# reusing a starter



## chitownwine (Apr 20, 2012)

Have seen some mention of peeps trying to reuse the slurry from skeeter pee but wasn't sure if that was from a batch of skeeter made from a wine slurry prior, meaning was going to be third round for the yeasts.

I have finally gotten my skeeter going which was from a starter, and has been a slow ferment so far, but finally around to about 1.05 from 1.07 after 5 days. I would like to get another batch of skeeter going right away, any thoughs on tranferring my pee at about 1.015 and dumping into the primary another premixed batch of sugar and lemon juice?? If anyone thinks risk of getting off smells from stressing yeasts is to great wont do it.
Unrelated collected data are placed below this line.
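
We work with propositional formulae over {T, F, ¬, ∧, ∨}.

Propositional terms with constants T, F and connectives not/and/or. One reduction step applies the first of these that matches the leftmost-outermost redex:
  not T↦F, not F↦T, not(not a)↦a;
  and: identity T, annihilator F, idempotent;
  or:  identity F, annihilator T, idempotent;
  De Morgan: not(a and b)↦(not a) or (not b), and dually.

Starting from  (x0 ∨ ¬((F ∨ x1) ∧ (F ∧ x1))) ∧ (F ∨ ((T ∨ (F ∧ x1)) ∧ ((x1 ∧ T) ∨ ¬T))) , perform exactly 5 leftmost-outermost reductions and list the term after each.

Answer: after 5 steps: (x0 ∨ (¬x1 ∨ (¬F ∨ ¬x1))) ∧ (F ∨ ((T ∨ (F ∧ x1)) ∧ ((x1 ∧ T) ∨ ¬T)))

Derivation:
  start: (x0 ∨ ¬((F ∨ x1) ∧ (F ∧ x1))) ∧ (F ∨ ((T ∨ (F ∧ x1)) ∧ ((x1 ∧ T) ∨ ¬T)))
  →1  (x0 ∨ (¬(F ∨ x1) ∨ ¬(F ∧ x1))) ∧ (F ∨ ((T ∨ (F ∧ x1)) ∧ ((x1 ∧ T) ∨ ¬T)))
  →2  (x0 ∨ ((¬F ∧ ¬x1) ∨ ¬(F ∧ x1))) ∧ (F ∨ ((T ∨ (F ∧ x1)) ∧ ((x1 ∧ T) ∨ ¬T)))
  →3  (x0 ∨ ((T ∧ ¬x1) ∨ ¬(F ∧ x1))) ∧ (F ∨ ((T ∨ (F ∧ x1)) ∧ ((x1 ∧ T) ∨ ¬T)))
  →4  (x0 ∨ (¬x1 ∨ ¬(F ∧ x1))) ∧ (F ∨ ((T ∨ (F ∧ x1)) ∧ ((x1 ∧ T) ∨ ¬T)))
  →5  (x0 ∨ (¬x1 ∨ (¬F ∨ ¬x1))) ∧ (F ∨ ((T ∨ (F ∧ x1)) ∧ ((x1 ∧ T) ∨ ¬T)))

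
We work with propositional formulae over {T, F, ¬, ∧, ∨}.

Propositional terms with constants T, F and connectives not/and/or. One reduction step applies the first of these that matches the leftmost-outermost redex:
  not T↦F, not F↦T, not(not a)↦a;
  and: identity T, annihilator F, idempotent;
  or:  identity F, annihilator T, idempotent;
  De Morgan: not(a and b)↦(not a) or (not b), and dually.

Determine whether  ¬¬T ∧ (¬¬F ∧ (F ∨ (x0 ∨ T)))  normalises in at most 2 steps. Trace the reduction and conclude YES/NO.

  start: ¬¬T ∧ (¬¬F ∧ (F ∨ (x0 ∨ T)))
  [1] T ∧ (¬¬F ∧ (F ∨ (x0 ∨ T)))
  [2] ¬¬F ∧ (F ∨ (x0 ∨ T))

Answer: NO — after 2 steps the term is ¬¬F ∧ (F ∨ (x0 ∨ T)), not yet normal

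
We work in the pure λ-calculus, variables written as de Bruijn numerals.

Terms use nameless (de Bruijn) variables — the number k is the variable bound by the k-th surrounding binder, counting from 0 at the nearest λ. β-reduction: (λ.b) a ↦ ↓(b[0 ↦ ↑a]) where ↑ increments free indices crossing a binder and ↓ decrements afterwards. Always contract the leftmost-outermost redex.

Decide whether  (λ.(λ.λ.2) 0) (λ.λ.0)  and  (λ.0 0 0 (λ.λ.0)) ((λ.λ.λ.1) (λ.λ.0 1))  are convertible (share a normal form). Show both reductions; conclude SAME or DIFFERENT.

Term A:
  start: (λ.(λ.λ.2) 0) (λ.λ.0)
  [1] (λ.λ.λ.λ.0) (λ.λ.0)
  [2] λ.λ.λ.0

Term B:
  start: (λ.0 0 0 (λ.λ.0)) ((λ.λ.λ.1) (λ.λ.0 1))
  [1] (λ.λ.λ.1) (λ.λ.0 1) ((λ.λ.λ.1) (λ.λ.0 1)) ((λ.λ.λ.1) (λ.λ.0 1)) (λ.λ.0)
  [2] (λ.λ.1) ((λ.λ.λ.1) (λ.λ.0 1)) ((λ.λ.λ.1) (λ.λ.0 1)) (λ.λ.0)
  [3] (λ.(λ.λ.λ.1) (λ.λ.0 1)) ((λ.λ.λ.1) (λ.λ.0 1)) (λ.λ.0)
  [4] (λ.λ.λ.1) (λ.λ.0 1) (λ.λ.0)
  [5] (λ.λ.1) (λ.λ.0)
  [6] λ.λ.λ.0

Answer: SAME — A ⇓ λ.λ.λ.0, B ⇓ λ.λ.λ.0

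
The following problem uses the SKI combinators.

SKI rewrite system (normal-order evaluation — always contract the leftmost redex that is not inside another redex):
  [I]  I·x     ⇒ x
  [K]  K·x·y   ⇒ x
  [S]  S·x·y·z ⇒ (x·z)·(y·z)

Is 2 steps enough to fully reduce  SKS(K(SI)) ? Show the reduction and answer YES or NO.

Answer: YES — reaches normal form K(SI) in 2 ≤ 2 steps

Working:
  start: SKS(K(SI))
  [1] K(K(SI))(S(K(SI)))
  [2] K(SI)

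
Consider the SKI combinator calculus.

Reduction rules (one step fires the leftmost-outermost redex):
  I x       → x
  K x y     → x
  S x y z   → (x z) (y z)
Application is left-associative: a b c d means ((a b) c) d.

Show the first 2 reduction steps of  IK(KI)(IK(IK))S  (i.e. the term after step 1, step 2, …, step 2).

Answer: after 2 steps: KIS

Working:
  start: IK(KI)(IK(IK))S
  [1] K(KI)(IK(IK))S
  [2] KIS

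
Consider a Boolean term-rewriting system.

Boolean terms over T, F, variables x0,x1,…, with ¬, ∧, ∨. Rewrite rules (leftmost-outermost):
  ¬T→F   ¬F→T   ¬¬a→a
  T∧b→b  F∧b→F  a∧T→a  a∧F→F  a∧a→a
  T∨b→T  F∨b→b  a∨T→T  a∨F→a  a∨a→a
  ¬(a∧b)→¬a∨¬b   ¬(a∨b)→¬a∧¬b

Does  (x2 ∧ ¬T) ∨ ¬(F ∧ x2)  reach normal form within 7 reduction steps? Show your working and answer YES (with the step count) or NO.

  start: (x2 ∧ ¬T) ∨ ¬(F ∧ x2)
  →1  (x2 ∧ F) ∨ ¬(F ∧ x2)
  →2  F ∨ ¬(F ∧ x2)
  →3  ¬(F ∧ x2)
  →4  ¬F ∨ ¬x2
  →5  T ∨ ¬x2
  →6  T

Answer: YES — reaches normal form T in 6 ≤ 7 steps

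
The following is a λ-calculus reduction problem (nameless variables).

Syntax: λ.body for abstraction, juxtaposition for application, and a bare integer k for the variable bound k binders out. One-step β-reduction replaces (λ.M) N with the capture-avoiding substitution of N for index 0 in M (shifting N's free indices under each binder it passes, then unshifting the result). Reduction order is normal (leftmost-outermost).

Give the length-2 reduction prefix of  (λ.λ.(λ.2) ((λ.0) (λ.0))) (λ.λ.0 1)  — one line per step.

Answer: after 2 steps: λ.λ.λ.0 1

Working:
  start: (λ.λ.(λ.2) ((λ.0) (λ.0))) (λ.λ.0 1)
  →1  λ.(λ.λ.λ.0 1) ((λ.0) (λ.0))
  →2  λ.λ.λ.0 1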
Has anyone tried this?? be way faster than waiting around for a another starter to get going in another batch. btw yeast was 1118

thanks for your input.


----------



## Minnesotamaker (Apr 20, 2012)

I have re-used that slurry from batches of Skeeter Pee. Sometimes it works fine, but other times it did have off flavor problems. I'd say that because your batch was already on the slow side, it tells me that the yeast could be stressed already. In this case, I don't think I'd re-use it. Yeast is cheap.


----------



## djrockinsteve (Apr 21, 2012)

I have never used a skeeter slurry, just a wine slurry for skeeter.

The original flavor from the wine will carry over to your skeeter. pee and as Lon said, yeast is cheap.


----------